2. Take vitamins B, 6, and 12, and vitamin D.

3. Make sure you’re washing your hair regularly at least three times a week (for natural, curly hair, once a week).

4. Make sure you wash your scalp regularly to avoid any build-up of oils, sweat, products, and debris, and keep a healthy environment for the growth of your hair.

5. Don’t wear tight hairstyles like buns, ponytails, and tight braids.


6. Gently brush your hair. Please use a detangler if needed to avoid too much tension while brushing your hair.

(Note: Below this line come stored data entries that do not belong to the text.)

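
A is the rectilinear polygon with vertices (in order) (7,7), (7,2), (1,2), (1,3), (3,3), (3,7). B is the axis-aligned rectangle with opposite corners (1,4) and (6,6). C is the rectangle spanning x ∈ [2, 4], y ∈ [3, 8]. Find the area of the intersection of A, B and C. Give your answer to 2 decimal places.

The intersection is the polygon with vertices (4,6), (4,4), (3,4), (3,6).
By the shoelace formula its area is 2.00.

2.00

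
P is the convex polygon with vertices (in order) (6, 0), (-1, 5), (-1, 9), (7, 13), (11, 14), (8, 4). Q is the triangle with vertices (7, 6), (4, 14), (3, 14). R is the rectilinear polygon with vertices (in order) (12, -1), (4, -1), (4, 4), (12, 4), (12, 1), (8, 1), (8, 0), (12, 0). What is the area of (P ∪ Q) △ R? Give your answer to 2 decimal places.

110.29

|P ∪ Q| = 95.4368.
|(P ∪ Q) ∩ R| = 10.5714.
|(P ∪ Q) △ R| = 95.4368 + 36 − 21.1429 = 110.29.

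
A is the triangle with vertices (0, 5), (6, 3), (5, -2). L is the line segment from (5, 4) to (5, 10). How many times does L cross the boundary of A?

0

The segment lies entirely outside A and never meets its boundary.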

7. Find out what your hair type is and invest in high-quality shampoo and conditioner. Or you can also give your hair and scalp treatments with natural oils like lavender, rosemary, jojoba, almond, and avocado oil. Mix together these natural oils and apply the mixture directly onto the scalp and hair, leave on for 20 mins, and wash out thoroughly. Notice that this treatment doesn’t work if you have a naturally oily scalp.

8. Avoid high-heat hair styling tools, such as hair dryers, hair straighteners, curling irons, and so on.

9. Massage your scalp gently 1-2 times a week to help stimulate your scalp and enhance blood flow to the follicles.

10. Try these stress-relieving yoga poses to prevent and slow hair loss: Downward Facing Dog, Forward Bend, Camel Pose, Shoulder Stand, Fish Pose, and Kneeling Pose.

But never the less, it’s important to remember to find out the reason why your hair is falling out in the first place and then take action with the help of the doctor. After all, these at-home remedies might not do the trick.

What Is The Best Treatment For Hair Loss?

If you believe your hair has been shedding more for longer than three months or your hair is falling out more than normal, we specially provided a checklist to consider before calling your doctor.

In the last three months:

Did you change your medication?

Did you go on a new medication?

Did you have food poisoning?

Have you been on a strict diet, have you stopped eating protein?

Do you have COVID-19?

Are you recovering from COVID-19?

Are you very stressed?

Are you menopausal?

Are you under stress?

Have you been ill?

If you answered yes to any of the above questions or believe that something more serious might be off with your body (i.e. thyroid issues or an autoimmune disorder), it’s important to connect with a medical professional or trichologist to do some blood work and find out the reasons and remedy.